Les 26es Nuits d'Afrique se sont terminées dimanche soir par un remplacement in extremis, opération somme toute réussie devant une foule estimée à 20 000 personnes par les organisateurs.

Bien sûr, il eut été préférable de voir Tiken Jah Fakoly triompher au Parterre du Quartier des spectacles mais... on a dû se rabattre sur le groupe Dub Inc pour les raisons qu'on sait - annulation/report du spectacle pour cause de visa périmé... Fort heureusement, les reggaemen français avaient l'expérience des grandes foules, et ils en ont fait l'éloquente démonstration.

Mains levées bien haut, bras qui ondulent, têtes qui hochent, bonnets qui opinent, bassins qui frétillent, jambes qui dansent. Ces signes ne mentent pas! Lorsqu'une foule est conquise par d'illustres inconnus (enfin, c'était le cas pour la majorité absolue des observateurs), on peut dire que ces derniers ont accompli quelque chose d'important. Visiblement, cette formation a fait beaucoup de chemin sur les circuits de l'Europe avant d'investir le Nouveau Monde, et s'y est fait de (nombreux) nouveaux amis avant de rentrer chez elle.

Malgré tout, donc, malgré l'énorme anti-climax causé par l'absence de Tiken Jah, c'était archi plein au Village des Nuits d'Afrique pour coiffer cette 26e présentation. Présentation, somme toute, moins remarquable que la 25e si ce n'est que pour ses annulations importantes au finish (Faudel et Tiken Jah).

Pour la suite des choses, les Nuits d'Afrique devront trimer dur afin de conquérir le public intéressé aux nouvelles déclinaisons issues de l'afrodiversité, pourtant remarquables à la SAT avec les prestations du Sud-Africain Spoek Mathambo et du Sénégalais Didier Awadi... devant des auditoires beaucoup trop minces compte tenu de leur potentiel fédérateur.
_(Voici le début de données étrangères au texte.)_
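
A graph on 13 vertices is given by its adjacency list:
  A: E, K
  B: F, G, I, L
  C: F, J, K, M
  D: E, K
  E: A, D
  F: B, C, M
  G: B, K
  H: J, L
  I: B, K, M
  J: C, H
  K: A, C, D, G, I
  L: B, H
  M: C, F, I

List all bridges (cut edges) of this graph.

The edges on the cycle K-I-M-F-C-K are not bridges since each lies on that cycle.
Every edge lies on some cycle, so there are no bridges.

none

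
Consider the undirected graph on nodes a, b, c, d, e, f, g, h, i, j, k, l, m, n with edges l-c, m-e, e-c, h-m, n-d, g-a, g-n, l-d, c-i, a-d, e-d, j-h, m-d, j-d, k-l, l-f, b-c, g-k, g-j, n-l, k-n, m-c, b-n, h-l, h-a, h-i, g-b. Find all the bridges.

The edges on the cycle g-k-n-g are not bridges since each lies on that cycle.
But removing l-f disconnects l from f — this is a bridge.

f-l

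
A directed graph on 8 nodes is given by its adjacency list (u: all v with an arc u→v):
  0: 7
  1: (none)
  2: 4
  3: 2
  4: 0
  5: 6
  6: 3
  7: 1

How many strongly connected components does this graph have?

8

{4} is an SCC by itself.
{6} is an SCC by itself.
{1} is an SCC by itself.
{3} is an SCC by itself.
{5} is an SCC by itself.
(and 3 more singleton SCCs)
That gives 8 strongly connected components.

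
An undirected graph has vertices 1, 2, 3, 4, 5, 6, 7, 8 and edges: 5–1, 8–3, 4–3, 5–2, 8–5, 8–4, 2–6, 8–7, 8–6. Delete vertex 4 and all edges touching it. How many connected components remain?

With 4 gone, the remaining components are: {1, 2, 3, 5, 6, 7, 8}.
That is 1 component.

1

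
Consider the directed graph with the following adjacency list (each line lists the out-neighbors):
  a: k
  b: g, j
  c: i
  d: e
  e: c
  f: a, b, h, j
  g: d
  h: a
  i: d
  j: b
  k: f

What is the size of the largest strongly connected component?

4

{a, f, h, k} are all mutually reachable — one SCC of size 4.
{c, d, e, i} are all mutually reachable — one SCC of size 4.
{b, j} are all mutually reachable — one SCC of size 2.
{g} is an SCC by itself.
The largest has 4 vertices.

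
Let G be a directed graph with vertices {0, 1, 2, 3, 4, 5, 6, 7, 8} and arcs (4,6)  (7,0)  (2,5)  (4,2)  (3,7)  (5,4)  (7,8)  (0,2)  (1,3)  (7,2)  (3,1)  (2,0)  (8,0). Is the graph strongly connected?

No

There is no directed path from 7 to 3, so the graph is not strongly connected.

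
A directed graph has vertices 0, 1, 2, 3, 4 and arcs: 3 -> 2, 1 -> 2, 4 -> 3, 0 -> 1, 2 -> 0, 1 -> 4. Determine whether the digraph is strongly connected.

Yes

From 4 we can reach every vertex (0, 1, 2, 3, 4), and every vertex can reach 4 (0, 1, 2, 3, 4). So the whole graph is one strongly connected component.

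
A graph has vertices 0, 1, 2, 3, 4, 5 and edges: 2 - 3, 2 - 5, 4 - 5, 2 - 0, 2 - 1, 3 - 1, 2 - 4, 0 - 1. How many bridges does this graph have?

The edges on the cycle 2-4-5-2 are not bridges since each lies on that cycle.
Every edge lies on some cycle, so there are no bridges.

0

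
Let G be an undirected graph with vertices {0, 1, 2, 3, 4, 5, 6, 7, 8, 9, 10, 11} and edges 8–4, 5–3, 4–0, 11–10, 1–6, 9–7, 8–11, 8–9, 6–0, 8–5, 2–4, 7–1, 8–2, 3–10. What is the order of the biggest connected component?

12

Starting from 0 we can reach 0, 1, 2, 3, 4, 5, 6, 7, 8, 9, 10, 11. That is one component of size 12.
The largest has 12 vertices.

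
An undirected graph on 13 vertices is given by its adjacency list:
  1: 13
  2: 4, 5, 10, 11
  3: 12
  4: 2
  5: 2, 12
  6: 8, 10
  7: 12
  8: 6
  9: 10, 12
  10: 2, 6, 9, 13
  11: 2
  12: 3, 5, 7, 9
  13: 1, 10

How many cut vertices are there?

5

Removing 2 increases the component count from 1 to 3, so 2 is a cut vertex.
Removing 6 increases the component count from 1 to 2, so 6 is a cut vertex.
Removing 10 increases the component count from 1 to 3, so 10 is a cut vertex.
Likewise 12, 13 are cut vertices.
By contrast removing 8 leaves 1 component; it is not a cut vertex. No other vertex is a cut vertex either.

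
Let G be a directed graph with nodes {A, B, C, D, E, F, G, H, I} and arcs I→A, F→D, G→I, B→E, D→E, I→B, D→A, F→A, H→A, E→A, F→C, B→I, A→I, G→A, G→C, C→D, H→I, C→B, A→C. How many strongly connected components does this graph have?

4

{A, B, C, D, E, I} are all mutually reachable — one SCC of size 6.
{H} is an SCC by itself.
{F} is an SCC by itself.
{G} is an SCC by itself.
That gives 4 strongly connected components.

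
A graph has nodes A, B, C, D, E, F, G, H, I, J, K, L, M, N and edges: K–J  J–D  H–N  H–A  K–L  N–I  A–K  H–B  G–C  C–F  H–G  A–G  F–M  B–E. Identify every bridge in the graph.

The edges on the cycle H-A-G-H are not bridges since each lies on that cycle.
But removing N–I disconnects N from I; removing A–K disconnects A from K; removing K–J disconnects K from J; removing H–N disconnects H from N — these are bridges.
In total 11 edges are bridges.

A-K, B-E, B-H, C-F, C-G, D-J, F-M, H-N, I-N, J-K, K-L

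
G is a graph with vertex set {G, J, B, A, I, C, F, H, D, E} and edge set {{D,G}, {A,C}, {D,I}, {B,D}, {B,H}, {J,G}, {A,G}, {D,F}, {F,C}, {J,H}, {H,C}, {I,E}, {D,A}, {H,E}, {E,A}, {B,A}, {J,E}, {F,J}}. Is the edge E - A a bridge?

After removing E - A, the path E-J-G-A still connects them, so the edge is not a bridge.

No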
Bien sûr, le festival montréalais devra maintenir l'intérêt dans le créneau qu'il occupe déjà: Sierra Leone's Refugee All Stars, le plateau Madagascar Wake Up (franchement super!), la chanteuse tunisienne Emel Mathlouti (qui, avec plus de moyens, brillera encore plus), on en passe.

On souhaite aussi que les budgets permettent un jour aux programmateurs d'en finir avec les formations locales qui accompagnent les chanteurs de stature soi-disant internationale. Le chanteur haïtien BelO est un bon exemple: la prochaine fois, il doit venir avec son band de Port-au-Prince! Idem pour le chanteur marocain Hamid Bouchnak, qui devait compter sur la formation montréalaise Syncop (devenue... back up sans son chanteur) afin de faire valoir son répertoire auprès des Montréalais. Idem pour le chanteur Rômmel Ribeiro, qui propose des chansons brésiliennes solidement ficelées malgré leur léger décalage. Idem pour le guitariste, compositeur et arrangeur Roberto Lopèz, d'origine colombienne et dont la jazzification du patrimoine mérite toute l'attention des mélomanes d'ici.

Bien sûr, on réalise la valeur de nos formations locales aux origines multiples et dont la qualité ne cesse d'augmenter au fil du temps. Une décennie plus tôt, un groupe comme Syncop n'aurait pu atteindre ces standards de qualité à Montréal et ainsi nous faire goûter son Sirocco d'érable, pour reprendre le titre de son dernier album. Idem pour Heavy Soundz, groupe gagnant du Syli d'or (grand prix de la relève aux Nuits d'Afrique) et dont le nom traduit bien mal l'expression afro-latine et panaméricaine mâtinée de hip hop; ce band n'aurait pu croître au sein de communautés locales encore scotchées sur des expressions populaires trop décalées. Dimanche, on a plutôt observé une dizaine de musiciens et MC vivifiants, en phase avec ce qui se passe actuellement en Amérique latine.

La prochaine étape? Qu'une formation montréalaise issue de l'afro-diversité locale explose enfin sur le circuit international. On le souhaitait l'an dernier pour Wesli, Montréalais d'origine haïtienne qui devra redoubler d'efforts pour parvenir enfin à la notoriété mondiale. On le souhaite pour quiconque a le talent, la volonté, et la persévérance de passer de l'artisanat au professionnalisme de haut niveau.

Inutile d'ajouter que les Nuits d'Afrique auront rôle crucial à jouer en ce sens.